Prävention als Eckpfeiler moderner Gesundheitspolitik: Die Landtagsfraktion der Freien Wähler informierte sich am Mittwoch im Rahmen ihrer Winterklausur im Sinocur-Präventionszentrum über neue Wege im Gesundheitswesen. „Prävention statt Reparatur – diesen Ansatz müssen wir noch viel stärker verfolgen“, forderte Fraktionschef Hubert Aiwanger.

Prävention als Eckpfeiler moderner Gesundheitspolitik: Die Landtagsfraktion der Freien Wähler informierte sich am Mittwoch im Rahmen ihrer Winterklausur im Sinocur-Präventionszentrum über neue Wege im Gesundheitswesen. „Prävention statt Reparatur – diesen Ansatz müssen wir noch viel stärker verfolgen“, forderte Fraktionschef Hubert Aiwanger.

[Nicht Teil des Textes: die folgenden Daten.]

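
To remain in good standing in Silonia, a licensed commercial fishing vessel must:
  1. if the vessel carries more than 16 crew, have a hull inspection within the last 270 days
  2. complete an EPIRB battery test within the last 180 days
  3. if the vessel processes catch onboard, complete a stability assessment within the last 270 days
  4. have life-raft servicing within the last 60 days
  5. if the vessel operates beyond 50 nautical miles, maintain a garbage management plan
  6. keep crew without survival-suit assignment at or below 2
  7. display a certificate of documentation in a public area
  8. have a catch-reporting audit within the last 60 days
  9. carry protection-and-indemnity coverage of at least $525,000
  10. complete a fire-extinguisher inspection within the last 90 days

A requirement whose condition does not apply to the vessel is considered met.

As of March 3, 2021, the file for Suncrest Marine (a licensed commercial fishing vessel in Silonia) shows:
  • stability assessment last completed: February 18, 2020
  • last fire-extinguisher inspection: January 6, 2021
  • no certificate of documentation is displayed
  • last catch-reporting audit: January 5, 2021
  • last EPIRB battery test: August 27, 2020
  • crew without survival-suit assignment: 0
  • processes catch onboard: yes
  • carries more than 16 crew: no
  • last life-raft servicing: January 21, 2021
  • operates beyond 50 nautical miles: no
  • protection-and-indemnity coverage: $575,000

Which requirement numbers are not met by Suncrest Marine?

1. condition 'carries more than 16 crew' does not hold → requirement n/a → met
2. EPIRB battery test 188 days ago vs limit 180 → not met
3. condition 'processes catch onboard' holds; stability assessment 379 days ago vs limit 270 → not met
4. life-raft servicing 41 days ago vs limit 60 → met
5. condition 'operates beyond 50 nautical miles' does not hold → requirement n/a → met
6. crew without survival-suit assignment 0 ≤ 2 → met
7. certificate of documentation absent → not met
8. catch-reporting audit 57 days ago vs limit 60 → met
9. protection-and-indemnity coverage $575,000 ≥ $525,000 → met
10. fire-extinguisher inspection 56 days ago vs limit 90 → met
Not met: 2, 3, 7

2, 3, 7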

„Keine Stadt in Bayern unternimmt so viel in Sachen Prävention wie Bad Kötzting“, lobte Christian Bredl von der Techniker-Krankenkasse die Anstrengungen vor Ort. Bredl, Leiter der Landesvertretung Bayern, gab den Abgeordneten bei ihrem Besuch im Sinocur zunächst einen Überblick über Bedeutung, Definition und aktueller Gesetzeslage zum Thema Prävention. Vier Anläufe habe es bedurft, bis das neue Präventionsgesetz endlich verabschiedet worden sei, sagte er zu Beginn seines Vortrags.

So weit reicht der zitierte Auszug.